Reputation: 607
I need a regular expression to match and extract groups for a file name that will have the following format:
<artifactName>-<version>-<classifier>.<extension>
Where:
<artifactName>
can have dashes in it<version>
must be of the format X
, X.Y
, X.X.Y
, or X.X.X.Y
, where X is any number of digits and Y is an alphanumeric string that can contain underscores<classifier>
must be one of the following formats:<datestring>b<buildNumber>_<branch>
<branch>
<datestring>
is a 14 digit number, <buildNumber>
is any number of digits, and <branch>
is any alphanumeric string that can contain dashes or periods<extension>
can be any alphanumeric string that can contain underscoresSo far I have this regular expression, which works in online regex testers, but it fails when tested in a bash script:
^(.+)-((?:[[:digit:]]+\.){0,3}(?:[[:digit:]]+))-((?:([0-9]{14})b([[:digit:]]+)_([^\.]*))|(?:[^\.]*))\.(.+)$
The script I am using looks like this:
FILE_NAME='some-artifact-1.2.3.4-20180911123456b123_branch.ex.ten.sion'
REGEX='^(.+)-((?:[[:digit:]]+\.){0,3}(?:[[:digit:]]+))-((?:([0-9]{14})b([[:digit:]]+)_([^\.]*))|(?:[^\.]*))\.(.+)$'
if [[ "${FILE_NAME}" =~ ${REGEX} ]]
then
echo "Artifact = ${BASH_REMATCH[1]}"
echo "Version = ${BASH_REMATCH[2]}"
echo "Classifier = ${BASH_REMATCH[3]}"
echo "Build Date = ${BASH_REMATCH[4]}"
echo "Build Number = ${BASH_REMATCH[5]}"
echo "Branch = ${BASH_REMATCH[6]}"
echo "Extension = ${BASH_REMATCH[7]}"
fi
I am assuming the interpreter that bash uses requires a little different syntax, but I cannot figure out how to convert the regular expression that works in the online testers into one that works in bash.
Upvotes: 1
Views: 2447
Reputation: 246827
Using shell parameter expansion: It's a bit verbose, but reliable.

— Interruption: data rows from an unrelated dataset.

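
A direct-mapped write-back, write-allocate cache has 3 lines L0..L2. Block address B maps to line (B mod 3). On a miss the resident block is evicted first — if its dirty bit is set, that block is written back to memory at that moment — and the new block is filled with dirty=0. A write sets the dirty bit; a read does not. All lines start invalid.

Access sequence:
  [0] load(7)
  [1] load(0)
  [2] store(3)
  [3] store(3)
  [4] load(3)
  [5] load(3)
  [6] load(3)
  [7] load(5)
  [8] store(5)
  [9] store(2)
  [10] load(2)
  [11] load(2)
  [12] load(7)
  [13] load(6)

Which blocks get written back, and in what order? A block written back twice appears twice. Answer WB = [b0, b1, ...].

  0 | R B7 → L1 miss [-]
  1 | R B0 → L0 miss [-]
  2 | W B3 → L0 miss [D]
  3 | W B3 → L0 hit [D]
  4 | R B3 → L0 hit [D]
  5 | R B3 → L0 hit [D]
  6 | R B3 → L0 hit [D]
  7 | R B5 → L2 miss [-]
  8 | W B5 → L2 hit [D]
  9 | W B2 → L2 miss wb→B5 [D]
  10 | R B2 → L2 hit [D]
  11 | R B2 → L2 hit [D]
  12 | R B7 → L1 hit [-]
  13 | R B6 → L0 miss wb→B3 [-]

WB = [5, 3]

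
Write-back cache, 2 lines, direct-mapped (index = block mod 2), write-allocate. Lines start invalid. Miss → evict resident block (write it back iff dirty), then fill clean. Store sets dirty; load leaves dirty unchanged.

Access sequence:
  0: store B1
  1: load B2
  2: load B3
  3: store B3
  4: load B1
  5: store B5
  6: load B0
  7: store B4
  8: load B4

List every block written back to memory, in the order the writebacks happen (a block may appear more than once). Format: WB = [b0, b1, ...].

WB = [1, 3]

  0 | W B1 → L1 miss [D]
  1 | R B2 → L0 miss [-]
  2 | R B3 → L1 miss wb→B1 [-]
  3 | W B3 → L1 hit [D]
  4 | R B1 → L1 miss wb→B3 [-]
  5 | W B5 → L1 miss [D]
  6 | R B0 → L0 miss [-]
  7 | W B4 → L0 miss [D]
  8 | R B4 → L0 hit [D]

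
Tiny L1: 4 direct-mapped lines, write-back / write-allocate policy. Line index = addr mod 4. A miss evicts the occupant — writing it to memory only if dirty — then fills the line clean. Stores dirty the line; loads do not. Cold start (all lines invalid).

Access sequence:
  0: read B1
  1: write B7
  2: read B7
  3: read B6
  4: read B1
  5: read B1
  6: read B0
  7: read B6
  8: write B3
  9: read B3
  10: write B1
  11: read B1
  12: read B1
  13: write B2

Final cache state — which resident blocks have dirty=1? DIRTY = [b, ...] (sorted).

0: R B1 -> L1 miss  d=-]
1: W B7 -> L3 miss  d=D]
2: R B7 -> L3 hit  d=D]
3: R B6 -> L2 miss  d=-]
4: R B1 -> L1 hit  d=-]
5: R B1 -> L1 hit  d=-]
6: R B0 -> L0 miss  d=-]
7: R B6 -> L2 hit  d=-]
8: W B3 -> L3 miss wb->B7  d=D]
9: R B3 -> L3 hit  d=D]
10: W B1 -> L1 hit  d=D]
11: R B1 -> L1 hit  d=D]
12: R B1 -> L1 hit  d=D]
13: W B2 -> L2 miss  d=D]

DIRTY = [1, 2, 3]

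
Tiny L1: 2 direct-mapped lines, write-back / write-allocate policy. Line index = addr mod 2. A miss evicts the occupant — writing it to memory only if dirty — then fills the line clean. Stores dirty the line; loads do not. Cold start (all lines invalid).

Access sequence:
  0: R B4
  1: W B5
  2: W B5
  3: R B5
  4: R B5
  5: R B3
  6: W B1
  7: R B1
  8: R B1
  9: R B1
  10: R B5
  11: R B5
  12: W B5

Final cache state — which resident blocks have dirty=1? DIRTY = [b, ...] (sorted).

  0 | R B4 → L0 miss [-]
  1 | W B5 → L1 miss [D]
  2 | W B5 → L1 hit [D]
  3 | R B5 → L1 hit [D]
  4 | R B5 → L1 hit [D]
  5 | R B3 → L1 miss wb→B5 [-]
  6 | W B1 → L1 miss [D]
  7 | R B1 → L1 hit [D]
  8 | R B1 → L1 hit [D]
  9 | R B1 → L1 hit [D]
  10 | R B5 → L1 miss wb→B1 [-]
  11 | R B5 → L1 hit [-]
  12 | W B5 → L1 hit [D]

DIRTY = [5]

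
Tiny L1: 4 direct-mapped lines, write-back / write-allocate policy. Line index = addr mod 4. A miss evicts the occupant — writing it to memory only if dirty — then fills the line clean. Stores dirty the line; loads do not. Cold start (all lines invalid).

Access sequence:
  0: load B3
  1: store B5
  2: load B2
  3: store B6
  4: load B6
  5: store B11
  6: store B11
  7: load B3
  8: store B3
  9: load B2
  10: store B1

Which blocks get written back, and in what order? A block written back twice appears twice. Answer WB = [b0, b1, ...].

  0 | R B3 → L3 miss [-]
  1 | W B5 → L1 miss [D]
  2 | R B2 → L2 miss [-]
  3 | W B6 → L2 miss [D]
  4 | R B6 → L2 hit [D]
  5 | W B11 → L3 miss [D]
  6 | W B11 → L3 hit [D]
  7 | R B3 → L3 miss wb→B11 [-]
  8 | W B3 → L3 hit [D]
  9 | R B2 → L2 miss wb→B6 [-]
  10 | W B1 → L1 miss wb→B5 [D]

WB = [11, 6, 5]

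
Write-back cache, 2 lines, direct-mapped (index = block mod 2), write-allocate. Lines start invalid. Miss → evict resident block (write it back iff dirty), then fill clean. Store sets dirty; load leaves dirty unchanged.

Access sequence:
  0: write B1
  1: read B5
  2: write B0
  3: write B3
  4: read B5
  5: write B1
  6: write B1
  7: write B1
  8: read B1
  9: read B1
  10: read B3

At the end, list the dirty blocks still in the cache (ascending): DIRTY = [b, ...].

0: W B1 -> L1 miss  d=D]
1: R B5 -> L1 miss wb->B1  d=-]
2: W B0 -> L0 miss  d=D]
3: W B3 -> L1 miss  d=D]
4: R B5 -> L1 miss wb->B3  d=-]
5: W B1 -> L1 miss  d=D]
6: W B1 -> L1 hit  d=D]
7: W B1 -> L1 hit  d=D]
8: R B1 -> L1 hit  d=D]
9: R B1 -> L1 hit  d=D]
10: R B3 -> L1 miss wb->B1  d=-]

DIRTY = [0]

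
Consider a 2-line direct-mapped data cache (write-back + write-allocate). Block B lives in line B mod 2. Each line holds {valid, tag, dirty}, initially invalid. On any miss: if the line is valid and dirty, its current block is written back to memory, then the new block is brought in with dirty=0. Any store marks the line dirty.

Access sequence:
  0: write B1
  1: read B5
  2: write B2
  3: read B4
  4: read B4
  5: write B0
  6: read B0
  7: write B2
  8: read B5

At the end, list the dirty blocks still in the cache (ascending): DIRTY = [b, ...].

DIRTY = [2]

  0 | W B1 → L1 miss [D]
  1 | R B5 → L1 miss wb→B1 [-]
  2 | W B2 → L0 miss [D]
  3 | R B4 → L0 miss wb→B2 [-]
  4 | R B4 → L0 hit [-]
  5 | W B0 → L0 miss [D]
  6 | R B0 → L0 hit [D]
  7 | W B2 → L0 miss wb→B0 [D]
  8 | R B5 → L1 hit [-]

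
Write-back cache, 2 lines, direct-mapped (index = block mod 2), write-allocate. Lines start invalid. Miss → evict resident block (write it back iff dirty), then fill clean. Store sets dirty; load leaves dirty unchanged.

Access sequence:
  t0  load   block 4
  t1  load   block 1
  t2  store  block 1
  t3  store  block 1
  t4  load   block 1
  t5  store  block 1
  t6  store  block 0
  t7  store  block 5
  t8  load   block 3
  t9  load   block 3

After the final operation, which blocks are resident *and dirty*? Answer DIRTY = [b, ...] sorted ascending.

DIRTY = [0]

  0 | R B4 → L0 miss [-]
  1 | R B1 → L1 miss [-]
  2 | W B1 → L1 hit [D]
  3 | W B1 → L1 hit [D]
  4 | R B1 → L1 hit [D]
  5 | W B1 → L1 hit [D]
  6 | W B0 → L0 miss [D]
  7 | W B5 → L1 miss wb→B1 [D]
  8 | R B3 → L1 miss wb→B5 [-]
  9 | R B3 → L1 hit [-]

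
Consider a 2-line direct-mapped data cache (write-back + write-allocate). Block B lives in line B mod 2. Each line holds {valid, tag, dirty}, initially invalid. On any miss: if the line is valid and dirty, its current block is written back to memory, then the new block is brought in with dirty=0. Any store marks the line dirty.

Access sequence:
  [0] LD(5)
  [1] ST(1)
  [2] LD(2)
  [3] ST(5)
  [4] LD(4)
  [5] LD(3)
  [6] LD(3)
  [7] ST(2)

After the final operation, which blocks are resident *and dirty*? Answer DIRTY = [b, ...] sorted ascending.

  0 | R B5 → L1 miss [-]
  1 | W B1 → L1 miss [D]
  2 | R B2 → L0 miss [-]
  3 | W B5 → L1 miss wb→B1 [D]
  4 | R B4 → L0 miss [-]
  5 | R B3 → L1 miss wb→B5 [-]
  6 | R B3 → L1 hit [-]
  7 | W B2 → L0 miss [D]

DIRTY = [2]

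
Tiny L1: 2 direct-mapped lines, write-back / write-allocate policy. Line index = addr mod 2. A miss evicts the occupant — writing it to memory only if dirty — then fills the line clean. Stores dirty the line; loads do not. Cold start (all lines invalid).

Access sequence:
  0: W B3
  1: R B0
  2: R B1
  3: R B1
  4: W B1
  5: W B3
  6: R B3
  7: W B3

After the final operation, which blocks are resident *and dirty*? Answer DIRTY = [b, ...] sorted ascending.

0: W B3 -> L1 miss  d=D]
1: R B0 -> L0 miss  d=-]
2: R B1 -> L1 miss wb->B3  d=-]
3: R B1 -> L1 hit  d=-]
4: W B1 -> L1 hit  d=D]
5: W B3 -> L1 miss wb->B1  d=D]
6: R B3 -> L1 hit  d=D]
7: W B3 -> L1 hit  d=D]

DIRTY = [3]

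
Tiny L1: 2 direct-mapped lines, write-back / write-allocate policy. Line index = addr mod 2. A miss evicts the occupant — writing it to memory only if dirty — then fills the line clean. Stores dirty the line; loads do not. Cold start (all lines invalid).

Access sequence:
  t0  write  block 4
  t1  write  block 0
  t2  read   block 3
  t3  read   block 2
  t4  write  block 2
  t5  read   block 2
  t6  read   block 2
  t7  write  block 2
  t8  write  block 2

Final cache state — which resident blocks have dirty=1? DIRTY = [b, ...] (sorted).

DIRTY = [2]

  0 | W B4 → L0 miss [D]
  1 | W B0 → L0 miss wb→B4 [D]
  2 | R B3 → L1 miss [-]
  3 | R B2 → L0 miss wb→B0 [-]
  4 | W B2 → L0 hit [D]
  5 | R B2 → L0 hit [D]
  6 | R B2 → L0 hit [D]
  7 | W B2 → L0 hit [D]
  8 | W B2 → L0 hit [D]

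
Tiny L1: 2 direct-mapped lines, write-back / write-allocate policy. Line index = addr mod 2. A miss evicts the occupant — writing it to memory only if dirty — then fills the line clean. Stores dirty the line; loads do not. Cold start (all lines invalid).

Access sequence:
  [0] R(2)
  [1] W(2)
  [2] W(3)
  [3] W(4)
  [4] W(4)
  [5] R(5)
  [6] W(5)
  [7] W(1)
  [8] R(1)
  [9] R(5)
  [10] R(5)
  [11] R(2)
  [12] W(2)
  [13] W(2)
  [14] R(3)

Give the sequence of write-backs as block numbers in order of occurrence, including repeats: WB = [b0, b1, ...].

0: R B2 -> L0 miss  d=-]
1: W B2 -> L0 hit  d=D]
2: W B3 -> L1 miss  d=D]
3: W B4 -> L0 miss wb->B2  d=D]
4: W B4 -> L0 hit  d=D]
5: R B5 -> L1 miss wb->B3  d=-]
6: W B5 -> L1 hit  d=D]
7: W B1 -> L1 miss wb->B5  d=D]
8: R B1 -> L1 hit  d=D]
9: R B5 -> L1 miss wb->B1  d=-]
10: R B5 -> L1 hit  d=-]
11: R B2 -> L0 miss wb->B4  d=-]
12: W B2 -> L0 hit  d=D]
13: W B2 -> L0 hit  d=D]
14: R B3 -> L1 miss  d=-]

WB = [2, 3, 5, 1, 4]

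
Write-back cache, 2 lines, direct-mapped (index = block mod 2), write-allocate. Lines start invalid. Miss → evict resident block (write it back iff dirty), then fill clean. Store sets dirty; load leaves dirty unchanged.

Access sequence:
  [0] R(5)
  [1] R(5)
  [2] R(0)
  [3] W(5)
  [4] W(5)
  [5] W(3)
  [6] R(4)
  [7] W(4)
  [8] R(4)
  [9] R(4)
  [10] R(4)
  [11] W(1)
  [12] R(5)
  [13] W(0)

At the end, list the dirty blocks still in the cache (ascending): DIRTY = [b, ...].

DIRTY = [0]

0: R B5 → L1 miss [-]
1: R B5 → L1 hit [-]
2: R B0 → L0 miss [-]
3: W B5 → L1 hit [D]
4: W B5 → L1 hit [D]
5: W B3 → L1 miss wb→B5 [D]
6: R B4 → L0 miss [-]
7: W B4 → L0 hit [D]
8: R B4 → L0 hit [D]
9: R B4 → L0 hit [D]
10: R B4 → L0 hit [D]
11: W B1 → L1 miss wb→B3 [D]
12: R B5 → L1 miss wb→B1 [-]
13: W B0 → L0 miss wb→B4 [D]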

FILE_NAME='some-artifact-1.2.3.4-20180911123456b123_branch.ex.ten.sion'
art_ver=${FILE_NAME%-*}
artifact=${art_ver%-*}
version=${art_ver##*-}
class_ext=${FILE_NAME##*-}
classification=${class_ext%%.*}
extension=${class_ext#*.}
printf "%s\n" "$artifact" "$version" "$classification" "$extension"
some-artifact
1.2.3.4
20180911123456b123_branch
ex.ten.sion
I just read your requirements more carefully: if the branch can contain dots and the extension can contain dots, it is impossible to determine where the branch stops and the extension begins.
Upvotes: 1